Luego el presidente prosiguió con el tono de un sacerdote en el confesionario:
—Vamos, continúe.
Ella siguió diciendo:
—Cuando me di cuenta de que estaba embarazada, avisé a la señora Boudin, la comadrona, quien puede confirmarlo. Y le pregunté qué debía hacer si me ponía de parto sin que ella estuviera presente. Y luego, todas las noches hasta la una, estuve preparando el ajuar; y me busqué otra colocación, porque estaba segura de que me despedirían, pero yo quería quedarme hasta el final en esa casa con el fin de ahorrar, pues tengo poco dinero y me hacía falta para el pequeño…
—Por tanto, ¿no quería usted matarle?
—¡Por supuesto que no, señor!
—Y, entonces, ¿por qué le mató?
—Les contaré cómo fue.
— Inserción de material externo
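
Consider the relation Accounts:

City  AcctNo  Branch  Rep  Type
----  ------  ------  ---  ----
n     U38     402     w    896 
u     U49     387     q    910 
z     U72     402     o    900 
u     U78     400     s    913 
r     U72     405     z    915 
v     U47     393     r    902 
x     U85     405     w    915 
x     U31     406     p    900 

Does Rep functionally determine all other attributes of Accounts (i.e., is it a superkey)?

No

Two distinct rows share Rep=w, so Rep does not determine every attribute — not a superkey.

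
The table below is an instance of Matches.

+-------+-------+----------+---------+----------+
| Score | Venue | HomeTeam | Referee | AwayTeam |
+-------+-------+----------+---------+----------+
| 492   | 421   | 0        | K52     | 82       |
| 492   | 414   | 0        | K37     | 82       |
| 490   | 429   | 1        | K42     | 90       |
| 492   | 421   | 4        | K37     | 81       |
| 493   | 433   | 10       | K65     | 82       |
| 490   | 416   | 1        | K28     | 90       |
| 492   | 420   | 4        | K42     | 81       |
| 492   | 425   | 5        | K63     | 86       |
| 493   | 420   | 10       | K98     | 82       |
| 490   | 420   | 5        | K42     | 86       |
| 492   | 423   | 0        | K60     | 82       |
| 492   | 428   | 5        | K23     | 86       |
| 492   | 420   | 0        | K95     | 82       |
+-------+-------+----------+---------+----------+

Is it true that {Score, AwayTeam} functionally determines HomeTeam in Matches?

(Score=492, AwayTeam=82): 4 rows → HomeTeam = 0, 0, 0, 0 ✓
(Score=490, AwayTeam=90): 2 rows → HomeTeam = 1, 1 ✓
(Score=492, AwayTeam=81): 2 rows → HomeTeam = 4, 4 ✓
(Score=493, AwayTeam=82): 2 rows → HomeTeam = 10, 10 ✓
(Score=492, AwayTeam=86): 2 rows → HomeTeam = 5, 5 ✓
(Score=490, AwayTeam=86): 1 row → HomeTeam = 5 ✓
Every {Score, AwayTeam} value is associated with a single HomeTeam value, so {Score, AwayTeam} → HomeTeam holds.

Yes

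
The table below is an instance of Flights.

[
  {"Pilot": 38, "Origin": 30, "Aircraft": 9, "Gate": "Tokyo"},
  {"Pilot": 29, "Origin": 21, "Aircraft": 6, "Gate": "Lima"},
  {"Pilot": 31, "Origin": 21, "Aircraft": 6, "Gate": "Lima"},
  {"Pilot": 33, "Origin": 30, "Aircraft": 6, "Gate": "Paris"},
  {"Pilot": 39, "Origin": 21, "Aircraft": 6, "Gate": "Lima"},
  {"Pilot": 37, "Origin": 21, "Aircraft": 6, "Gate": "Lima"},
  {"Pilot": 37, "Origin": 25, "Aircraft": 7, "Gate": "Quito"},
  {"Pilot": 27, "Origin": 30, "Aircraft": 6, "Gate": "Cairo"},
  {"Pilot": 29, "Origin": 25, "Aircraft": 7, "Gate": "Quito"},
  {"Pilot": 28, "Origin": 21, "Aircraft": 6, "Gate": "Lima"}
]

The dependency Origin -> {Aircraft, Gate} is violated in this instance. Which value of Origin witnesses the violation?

30

Origin=30: 3 rows → {Aircraft,Gate} takes values {(9, Tokyo), (6, Paris), (6, Cairo)} — violation
Origin=21: 5 rows → {Aircraft,Gate} = (6, Lima), (6, Lima), (6, Lima), (6, Lima), (6, Lima) ✓
Origin=25: 2 rows → {Aircraft,Gate} = (7, Quito), (7, Quito) ✓
The only Origin value with inconsistent RHS is Origin=30.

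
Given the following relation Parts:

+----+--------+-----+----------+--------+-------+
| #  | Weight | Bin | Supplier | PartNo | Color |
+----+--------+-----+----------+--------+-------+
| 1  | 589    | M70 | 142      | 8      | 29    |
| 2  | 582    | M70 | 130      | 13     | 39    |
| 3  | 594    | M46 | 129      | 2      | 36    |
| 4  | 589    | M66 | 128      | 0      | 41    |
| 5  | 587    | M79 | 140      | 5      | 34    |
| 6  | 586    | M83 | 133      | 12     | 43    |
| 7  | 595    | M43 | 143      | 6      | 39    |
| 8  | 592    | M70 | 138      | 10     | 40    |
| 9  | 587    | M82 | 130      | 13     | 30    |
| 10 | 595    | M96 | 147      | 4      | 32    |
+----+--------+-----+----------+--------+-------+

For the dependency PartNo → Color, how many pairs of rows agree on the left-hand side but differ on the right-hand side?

PartNo=13: violating pairs (2,9) — 1 pair.

1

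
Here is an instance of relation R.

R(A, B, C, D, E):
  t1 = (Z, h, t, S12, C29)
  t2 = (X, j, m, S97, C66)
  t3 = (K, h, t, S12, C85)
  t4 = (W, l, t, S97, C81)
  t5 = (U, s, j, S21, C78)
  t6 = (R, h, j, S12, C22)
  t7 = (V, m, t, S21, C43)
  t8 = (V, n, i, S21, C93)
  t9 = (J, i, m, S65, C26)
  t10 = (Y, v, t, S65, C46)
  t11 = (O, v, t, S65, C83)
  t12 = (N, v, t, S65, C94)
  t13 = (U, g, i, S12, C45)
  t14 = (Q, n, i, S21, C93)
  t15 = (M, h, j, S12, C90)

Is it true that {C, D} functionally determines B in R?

(C=t, D=S12): rows 1, 3 → B = h, h ✓
(C=m, D=S97): row 2 → B = j ✓
(C=t, D=S97): row 4 → B = l ✓
(C=j, D=S21): row 5 → B = s ✓
(C=j, D=S12): rows 6, 15 → B = h, h ✓
(C=t, D=S21): row 7 → B = m ✓
(C=i, D=S21): rows 8, 14 → B = n, n ✓
(C=m, D=S65): row 9 → B = i ✓
(C=t, D=S65): rows 10, 11, 12 → B = v, v, v ✓
(C=i, D=S12): row 13 → B = g ✓
Every {C, D} value is associated with a single B value, so {C, D} -> B holds.

Yes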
Me puse de parto antes de lo que yo creía. Fue en la cocina, cuando estaba terminando de fregar los platos.
»Los señores Varambot estaban ya acostados; subo, no sin esfuerzo, agarrándome al pasamano, luego me tumbo en el suelo, para no manchar la cama. Y me estuve así quizá una hora, o quizá dos, o tres; no lo sé exactamente, ¡pues era tanto el dolor que sentía! Pero yo empujaba con todas mis fuerzas, sentí que salía y lo recogí.
»¡Ah, qué contenta estaba, de verdad! ¡Hice todo lo que me había indicado la señora Boudin, todo! ¡Y luego lo puse sobre mi cama! Pero he aquí que me vuelven los dolores, pero ¡qué dolores! ¡Si ustedes supieran lo que son esos dolores, no harían tantos hijos, se lo aseguro! ¡Me caí de rodillas, luego de espaldas, en el suelo; y entonces me empieza de nuevo, quizá una hora, o dos, allí completamente sola… y luego sale otro…, otro pequeñín…, dos…, sí…, dos…, ¡como les digo! Lo recogí como al primero, y lo puse sobre la cama, al lado del otro, dos. Díganme ustedes, ¿cómo es posible? ¡Dos niños! ¡Yo que gano veinte francos al mes! Dígame…, ¿cómo es posible? Uno, sí, puede una con él, a base de privaciones… ¡pero dos no! Perdí la cabeza. ¿Qué podía hacer? ¿Qué otra elección me quedaba?
»¿Qué podía hacer? ¡Me parecía haber llegado al final de mis días! Sin darme cuenta, les puse la almohada encima…, no podía quedarme con los dos… y me tumbé encima. Luego me quedé retorciéndome y llorando hasta que vi por la ventana que se hacía de día; habían muerto los dos debajo de la almohada, por supuesto. Entonces les cogí en mis brazos, bajé por la escalera, me fui al huerto, cogí la azada del hortelano y los enterré bajo tierra, lo más hondo que pude, uno aquí y otro allá, pero no juntos, para que no hablasen entre sí de su madre, si es que los pequeños muertos hablan. ¿Qué sé yo?
»Y luego, en la cama, me sentí tan mal que no conseguí levantarme. Llamé al médico, que lo comprendió todo. Ésta es la pura verdad, señor juez. Haga usted lo que quiera, estoy preparada para todo.
La mitad de los miembros del jurado se sonaban una vez tras otra para no llorar. Unas mujeres sollozaban entre los asistentes.
El presidente preguntó:
—¿En qué lugar enterró usted al otro?
Ella preguntó:
—¿Cuál encontraron ustedes?
—Pues… el… el que estaba entre las alcachofas.
—Pues el otro está entre los fresales, junto al pozo.
Y ella se puso a sollozar tan fuerte que sus gemidos partían el alma.
La joven Rosalie Prudent fue absuelta.